Jesaja 6:9 legt uit waarom: " … dit volk: Hoort aldoor, maar verstaat niet, en ziet aldoor, maar merkt niet op." (Jes. 6:9) Jezus citeerde dit vers in Matteüs 13:14, waarvan de inhoud op dat moment voor de tweede keer werd vervuld. Israël hoorde en zag, maar verstond en merkte het niet op! Hierna sprak Jezus in gelijkenissen, opdat het volk het niet zou begrijpen. De apostelen wel, want zij konden de geheimenissen van het Koninkrijk der hemelen kennen (Matt. 13:11, 16 en 17). De Heer verborg, verhulde en versluierde de geheimenissen, die sinds de nederwerping van satan verborgen waren gebleven. Pas op de vooravond van Zijn kruisiging in Johannes 16:29 hield Jezus op zo te spreken. De apostelen merkten het op en zeiden: "nu spreekt Gij vrijuit."

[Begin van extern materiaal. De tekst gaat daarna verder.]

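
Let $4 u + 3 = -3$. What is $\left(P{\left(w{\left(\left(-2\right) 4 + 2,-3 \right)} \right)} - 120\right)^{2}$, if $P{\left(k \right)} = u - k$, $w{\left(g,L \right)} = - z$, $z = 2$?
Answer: $\frac{57121}{4} \approx 14280.0$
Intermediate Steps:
$u = - \frac{3}{2}$ ($u = - \frac{3}{4} + \frac{1}{4} \left(-3\right) = - \frac{3}{4} - \frac{3}{4} = - \frac{3}{2} \approx -1.5$)
$w{\left(g,L \right)} = -2$ ($w{\left(g,L \right)} = \left(-1\right) 2 = -2$)
$P{\left(k \right)} = - \frac{3}{2} - k$
$\left(P{\left(w{\left(\left(-2\right) 4 + 2,-3 \right)} \right)} - 120\right)^{2} = \left(\left(- \frac{3}{2} - -2\right) - 120\right)^{2} = \left(\left(- \frac{3}{2} + 2\right) - 120\right)^{2} = \left(\frac{1}{2} - 120\right)^{2} = \left(- \frac{239}{2}\right)^{2} = \frac{57121}{4}$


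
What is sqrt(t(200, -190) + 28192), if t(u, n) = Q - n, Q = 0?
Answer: sqrt(28382) ≈ 168.47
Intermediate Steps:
t(u, n) = -n (t(u, n) = 0 - n = -n)
sqrt(t(200, -190) + 28192) = sqrt(-1*(-190) + 28192) = sqrt(190 + 28192) = sqrt(28382)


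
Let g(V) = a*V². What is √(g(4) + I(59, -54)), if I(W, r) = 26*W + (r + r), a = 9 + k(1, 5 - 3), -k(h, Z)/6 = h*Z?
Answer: √1378 ≈ 37.121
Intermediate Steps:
k(h, Z) = -6*Z*h (k(h, Z) = -6*h*Z = -6*Z*h)
a = -3 (a = 9 - 6*(5 - 3)*1 = 9 - 6*2*1 = 9 - 12 = -3)
I(W, r) = 2*r + 26*W (I(W, r) = 26*W + 2*r = 2*r + 26*W)
g(V) = -3*V²
√(g(4) + I(59, -54)) = √(-3*4² + (2*(-54) + 26*59)) = √(-3*16 + (-108 + 1534)) = √(-48 + 1426) = √1378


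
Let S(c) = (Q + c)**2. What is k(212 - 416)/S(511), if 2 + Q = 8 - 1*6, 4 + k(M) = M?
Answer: -208/261121 ≈ -0.00079657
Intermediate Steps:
k(M) = -4 + M
Q = 0 (Q = -2 + (8 - 1*6) = -2 + (8 - 6) = -2 + 2 = 0)
S(c) = c**2 (S(c) = (0 + c)**2 = c**2)
k(212 - 416)/S(511) = (-4 + (212 - 416))/(511**2) = (-4 - 204)/261121 = -208*1/261121 = -208/261121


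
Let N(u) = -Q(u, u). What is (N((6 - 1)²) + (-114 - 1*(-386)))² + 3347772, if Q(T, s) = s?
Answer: 3408781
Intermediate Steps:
N(u) = -u
(N((6 - 1)²) + (-114 - 1*(-386)))² + 3347772 = (-(6 - 1)² + (-114 - 1*(-386)))² + 3347772 = (-1*5² + (-114 + 386))² + 3347772 = (-1*25 + 272)² + 3347772 = (-25 + 272)² + 3347772 = 247² + 3347772 = 61009 + 3347772 = 3408781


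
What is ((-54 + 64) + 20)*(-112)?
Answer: -3360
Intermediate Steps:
((-54 + 64) + 20)*(-112) = (10 + 20)*(-112) = 30*(-112) = -3360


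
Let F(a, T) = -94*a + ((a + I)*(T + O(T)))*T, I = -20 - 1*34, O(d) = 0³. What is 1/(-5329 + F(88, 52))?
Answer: 1/78335 ≈ 1.2766e-5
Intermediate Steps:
O(d) = 0
I = -54 (I = -20 - 34 = -54)
F(a, T) = -94*a + T²*(-54 + a) (F(a, T) = -94*a + ((a - 54)*(T + 0))*T = -94*a + ((-54 + a)*T)*T = -94*a + (T*(-54 + a))*T = -94*a + T²*(-54 + a))
1/(-5329 + F(88, 52)) = 1/(-5329 + (-94*88 - 54*52² + 88*52²)) = 1/(-5329 + (-8272 - 54*2704 + 88*2704)) = 1/(-5329 + (-8272 - 146016 + 237952)) = 1/(-5329 + 83664) = 1/78335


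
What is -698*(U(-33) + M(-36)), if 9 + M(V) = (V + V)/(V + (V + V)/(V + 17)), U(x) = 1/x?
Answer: 2660776/561 ≈ 4742.9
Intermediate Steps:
M(V) = -9 + 2*V/(V + 2*V/(17 + V)) (M(V) = -9 + (V + V)/(V + (V + V)/(V + 17)) = -9 + (2*V)/(V + (2*V)/(17 + V)) = -9 + (2*V)/(V + 2*V/(17 + V)) = -9 + 2*V/(V + 2*V/(17 + V)))
-698*(U(-33) + M(-36)) = -698*(1/(-33) + (-137 - 7*(-36))/(19 - 36)) = -698*(-1/33 + (-137 + 252)/(-17)) = -698*(-1/33 - 1/17*115) = -698*(-1/33 - 115/17) = -698*(-3812/561) = 2660776/561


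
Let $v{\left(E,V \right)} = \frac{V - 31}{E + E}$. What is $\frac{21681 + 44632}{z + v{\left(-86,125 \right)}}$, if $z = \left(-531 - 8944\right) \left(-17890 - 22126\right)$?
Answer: $\frac{5702918}{32607037553} \approx 0.0001749$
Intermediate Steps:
$v{\left(E,V \right)} = \frac{-31 + V}{2 E}$
$z = 379151600$ ($z = \left(-9475\right) \left(-40016\right) = 379151600$)
$\frac{21681 + 44632}{z + v{\left(-86,125 \right)}} = \frac{21681 + 44632}{379151600 + \frac{-31 + 125}{2 \left(-86\right)}} = \frac{66313}{379151600 + \frac{1}{2} \left(- \frac{1}{86}\right) 94} = \frac{66313}{379151600 - \frac{47}{86}} = \frac{66313}{\frac{32607037553}{86}} = 66313 \cdot \frac{86}{32607037553} = \frac{5702918}{32607037553}$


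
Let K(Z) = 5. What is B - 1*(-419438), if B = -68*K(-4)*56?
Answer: 400398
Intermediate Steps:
B = -19040 (B = -68*5*56 = -340*56 = -19040)
B - 1*(-419438) = -19040 - 1*(-419438) = -19040 + 419438 = 400398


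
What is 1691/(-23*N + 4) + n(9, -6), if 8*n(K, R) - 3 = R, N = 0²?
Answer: 3379/8 ≈ 422.38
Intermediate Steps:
N = 0
n(K, R) = 3/8 + R/8
1691/(-23*N + 4) + n(9, -6) = 1691/(-23*0 + 4) + (3/8 + (⅛)*(-6)) = 1691/(0 + 4) + (3/8 - ¾) = 1691/4 - 3/8 = 3379/8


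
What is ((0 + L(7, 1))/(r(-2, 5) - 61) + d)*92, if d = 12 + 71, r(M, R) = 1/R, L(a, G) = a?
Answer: 579531/76 ≈ 7625.4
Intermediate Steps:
d = 83
((0 + L(7, 1))/(r(-2, 5) - 61) + d)*92 = ((0 + 7)/(1/5 - 61) + 83)*92 = (7/(⅕ - 61) + 83)*92 = (7/(-304/5) + 83)*92 = (7*(-5/304) + 83)*92 = (-35/304 + 83)*92 = (25197/304)*92 = 579531/76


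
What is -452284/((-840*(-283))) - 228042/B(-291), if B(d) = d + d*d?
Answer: -21994855/4776474 ≈ -4.6048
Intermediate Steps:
B(d) = d + d²
-452284/((-840*(-283))) - 228042/B(-291) = -452284/((-840*(-283))) - 228042*(-1/(291*(1 - 291))) = -452284/237720 - 228042/((-291*(-290))) = -452284*1/237720 - 228042/84390 = -16153/8490 - 228042*1/84390 = -16153/8490 - 38007/14065 = -21994855/4776474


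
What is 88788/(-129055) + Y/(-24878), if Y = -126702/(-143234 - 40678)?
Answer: -67708943021763/98412239649080 ≈ -0.68801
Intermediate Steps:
Y = 21117/30652 (Y = -126702/(-183912) = -126702*(-1/183912) = 21117/30652 ≈ 0.68893)
88788/(-129055) + Y/(-24878) = 88788/(-129055) + (21117/30652)/(-24878) = 88788*(-1/129055) + (21117/30652)*(-1/24878) = -88788/129055 - 21117/762560456 = -67708943021763/98412239649080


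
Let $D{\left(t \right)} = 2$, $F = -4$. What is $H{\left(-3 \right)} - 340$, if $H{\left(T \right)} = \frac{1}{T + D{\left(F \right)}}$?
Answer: $-341$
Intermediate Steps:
$H{\left(T \right)} = \frac{1}{2 + T}$ ($H{\left(T \right)} = \frac{1}{T + 2} = \frac{1}{2 + T}$)
$H{\left(-3 \right)} - 340 = \frac{1}{2 - 3} - 340 = \frac{1}{-1} - 340 = -1 - 340 = -341$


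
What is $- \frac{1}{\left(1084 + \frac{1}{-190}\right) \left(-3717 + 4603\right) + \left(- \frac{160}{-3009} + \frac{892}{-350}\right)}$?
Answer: $- \frac{10004925}{9608898467389} \approx -1.0412 \cdot 10^{-6}$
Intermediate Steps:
$- \frac{1}{\left(1084 + \frac{1}{-190}\right) \left(-3717 + 4603\right) + \left(- \frac{160}{-3009} + \frac{892}{-350}\right)} = - \frac{1}{\left(1084 - \frac{1}{190}\right) 886 + \left(\left(-160\right) \left(- \frac{1}{3009}\right) + 892 \left(- \frac{1}{350}\right)\right)} = - \frac{1}{\frac{205959}{190} \cdot 886 + \left(\frac{160}{3009} - \frac{446}{175}\right)} = - \frac{1}{\frac{91239837}{95} - \frac{1314014}{526575}} = - \frac{1}{\frac{9608898467389}{10004925}} = \left(-1\right) \frac{10004925}{9608898467389} = - \frac{10004925}{9608898467389}$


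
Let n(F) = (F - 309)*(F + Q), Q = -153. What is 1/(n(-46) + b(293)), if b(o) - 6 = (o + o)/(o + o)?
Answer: 1/70652 ≈ 1.4154e-5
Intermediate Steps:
n(F) = (-309 + F)*(-153 + F) (n(F) = (F - 309)*(F - 153) = (-309 + F)*(-153 + F))
b(o) = 7 (b(o) = 6 + (o + o)/(o + o) = 6 + (2*o)/((2*o)) = 6 + (2*o)*(1/(2*o)) = 6 + 1 = 7)
1/(n(-46) + b(293)) = 1/((47277 + (-46)² - 462*(-46)) + 7) = 1/((47277 + 2116 + 21252) + 7) = 1/(70645 + 7) = 1/70652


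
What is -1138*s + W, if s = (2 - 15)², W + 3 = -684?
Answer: -193009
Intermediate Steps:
W = -687 (W = -3 - 684 = -687)
s = 169 (s = (-13)² = 169)
-1138*s + W = -1138*169 - 687 = -192322 - 687 = -193009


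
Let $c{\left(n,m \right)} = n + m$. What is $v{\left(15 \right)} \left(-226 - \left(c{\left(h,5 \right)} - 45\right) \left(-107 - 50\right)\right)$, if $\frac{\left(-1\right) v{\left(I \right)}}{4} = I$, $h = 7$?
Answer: $324420$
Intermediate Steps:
$v{\left(I \right)} = - 4 I$
$c{\left(n,m \right)} = m + n$
$v{\left(15 \right)} \left(-226 - \left(c{\left(h,5 \right)} - 45\right) \left(-107 - 50\right)\right) = \left(-4\right) 15 \left(-226 - \left(\left(5 + 7\right) - 45\right) \left(-107 - 50\right)\right) = - 60 \left(-226 - \left(12 - 45\right) \left(-157\right)\right) = - 60 \left(-226 - \left(-33\right) \left(-157\right)\right) = - 60 \left(-226 - 5181\right) = \left(-60\right) \left(-5407\right) = 324420$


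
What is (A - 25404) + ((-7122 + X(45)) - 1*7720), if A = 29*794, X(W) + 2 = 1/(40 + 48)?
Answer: -1515535/88 ≈ -17222.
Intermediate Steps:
X(W) = -175/88 (X(W) = -2 + 1/(40 + 48) = -2 + 1/88 = -175/88)
A = 23026
(A - 25404) + ((-7122 + X(45)) - 1*7720) = (23026 - 25404) + ((-7122 - 175/88) - 1*7720) = -2378 + (-626911/88 - 7720) = -2378 - 1306271/88 = -1515535/88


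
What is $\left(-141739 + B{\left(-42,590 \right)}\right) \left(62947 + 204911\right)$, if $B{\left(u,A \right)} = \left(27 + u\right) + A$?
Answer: $-37811906712$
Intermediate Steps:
$B{\left(u,A \right)} = 27 + A + u$
$\left(-141739 + B{\left(-42,590 \right)}\right) \left(62947 + 204911\right) = \left(-141739 + \left(27 + 590 - 42\right)\right) \left(62947 + 204911\right) = \left(-141739 + 575\right) 267858 = \left(-141164\right) 267858 = -37811906712$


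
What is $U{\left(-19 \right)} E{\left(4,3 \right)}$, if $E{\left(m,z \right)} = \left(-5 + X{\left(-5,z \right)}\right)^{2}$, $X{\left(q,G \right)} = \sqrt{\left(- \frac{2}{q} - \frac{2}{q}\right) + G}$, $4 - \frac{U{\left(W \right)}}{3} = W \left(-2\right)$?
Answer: $- \frac{14688}{5} + 204 \sqrt{95} \approx -949.25$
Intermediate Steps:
$U{\left(W \right)} = 12 + 6 W$ ($U{\left(W \right)} = 12 - 3 W \left(-2\right) = 12 - 3 \left(- 2 W\right) = 12 + 6 W$)
$X{\left(q,G \right)} = \sqrt{G - \frac{4}{q}}$ ($X{\left(q,G \right)} = \sqrt{- \frac{4}{q} + G} = \sqrt{G - \frac{4}{q}}$)
$E{\left(m,z \right)} = \left(-5 + \sqrt{\frac{4}{5} + z}\right)^{2}$ ($E{\left(m,z \right)} = \left(-5 + \sqrt{z - \frac{4}{-5}}\right)^{2} = \left(-5 + \sqrt{z - - \frac{4}{5}}\right)^{2} = \left(-5 + \sqrt{z + \frac{4}{5}}\right)^{2} = \left(-5 + \sqrt{\frac{4}{5} + z}\right)^{2}$)
$U{\left(-19 \right)} E{\left(4,3 \right)} = \left(12 + 6 \left(-19\right)\right) \frac{\left(-25 + \sqrt{5} \sqrt{4 + 5 \cdot 3}\right)^{2}}{25} = \left(12 - 114\right) \frac{\left(-25 + \sqrt{5} \sqrt{4 + 15}\right)^{2}}{25} = - 102 \frac{\left(-25 + \sqrt{5} \sqrt{19}\right)^{2}}{25} = - 102 \frac{\left(-25 + \sqrt{95}\right)^{2}}{25} = - \frac{102 \left(-25 + \sqrt{95}\right)^{2}}{25}$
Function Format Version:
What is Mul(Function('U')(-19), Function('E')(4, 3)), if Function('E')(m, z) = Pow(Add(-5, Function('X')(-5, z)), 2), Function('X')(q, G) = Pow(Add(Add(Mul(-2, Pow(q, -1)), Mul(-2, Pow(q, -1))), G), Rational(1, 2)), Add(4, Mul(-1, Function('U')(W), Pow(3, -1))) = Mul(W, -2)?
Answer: Add(Rational(-14688, 5), Mul(204, Pow(95, Rational(1, 2)))) ≈ -949.25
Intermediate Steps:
Function('U')(W) = Add(12, Mul(6, W)) (Function('U')(W) = Add(12, Mul(-3, Mul(W, -2))) = Add(12, Mul(-3, Mul(-2, W))) = Add(12, Mul(6, W)))
Function('X')(q, G) = Pow(Add(G, Mul(-4, Pow(q, -1))), Rational(1, 2)) (Function('X')(q, G) = Pow(Add(Mul(-4, Pow(q, -1)), G), Rational(1, 2)) = Pow(Add(G, Mul(-4, Pow(q, -1))), Rational(1, 2)))
Function('E')(m, z) = Pow(Add(-5, Pow(Add(Rational(4, 5), z), Rational(1, 2))), 2) (Function('E')(m, z) = Pow(Add(-5, Pow(Add(z, Mul(-4, Pow(-5, -1))), Rational(1, 2))), 2) = Pow(Add(-5, Pow(Add(z, Mul(-4, Rational(-1, 5))), Rational(1, 2))), 2) = Pow(Add(-5, Pow(Add(z, Rational(4, 5)), Rational(1, 2))), 2) = Pow(Add(-5, Pow(Add(Rational(4, 5), z), Rational(1, 2))), 2))
Mul(Function('U')(-19), Function('E')(4, 3)) = Mul(Add(12, Mul(6, -19)), Mul(Rational(1, 25), Pow(Add(-25, Mul(Pow(5, Rational(1, 2)), Pow(Add(4, Mul(5, 3)), Rational(1, 2)))), 2))) = Mul(Add(12, -114), Mul(Rational(1, 25), Pow(Add(-25, Mul(Pow(5, Rational(1, 2)), Pow(Add(4, 15), Rational(1, 2)))), 2))) = Mul(-102, Mul(Rational(1, 25), Pow(Add(-25, Mul(Pow(5, Rational(1, 2)), Pow(19, Rational(1, 2)))), 2))) = Mul(-102, Mul(Rational(1, 25), Pow(Add(-25, Pow(95, Rational(1, 2))), 2))) = Mul(Rational(-102, 25), Pow(Add(-25, Pow(95, Rational(1, 2))), 2))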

Voor Zijn hemelvaart gaf de opgestane Heiland de apostelen gedurende veertig dagen les over het Koninkrijk van God. Dit Koninkrijk is groter dan Israël en omvat de zeventig heidenvolken. De twaalven vroegen daarom: "Here herstelt Gij in deze tijd het Koninkrijk voor Israël?" Zij hadden het goed begrepen. Eerst moest het Koninkrijk der hemelen in Israël opgericht worden. De apostelen zouden koning worden op twaalf tronen, voor elke stam van Israël een koning (Matt. 19:18). Toen later de Heilige Geest werd uitgestort gebeurde dat op Joden uit twaalf landen, plus op Joden uit Israël en Jeruzalem. Opnieuw is toen aan Israël het Koninkrijk der hemelen aangeboden, Handelingen 3:14-21. Christus stond klaar! Er werd vergeving aangeboden, ook voor de afwijzing van de Messias. De tijden van verademing konden aanbreken, als men tot berouw en bekering zou komen. Toen het volk Hem opnieuw verwierp, herinnerde Paulus hen aan Jesaja 6: "Met het gehoor zult gij horen en gij zult het geenszins verstaan, en ziende zult gij zien en gij zult het geenszins opmerken; want het hart van dit volk is vet geworden, en hun oren zijn hardhorend geworden, en hun ogen hebben zij toegesloten, opdat zij niet zien met hun ogen en met hun oren niet horen en met hun hart niet verstaan en zij zich bekeren, en Ik hen zou genezen." (Hand. 28:26-28)
En nu?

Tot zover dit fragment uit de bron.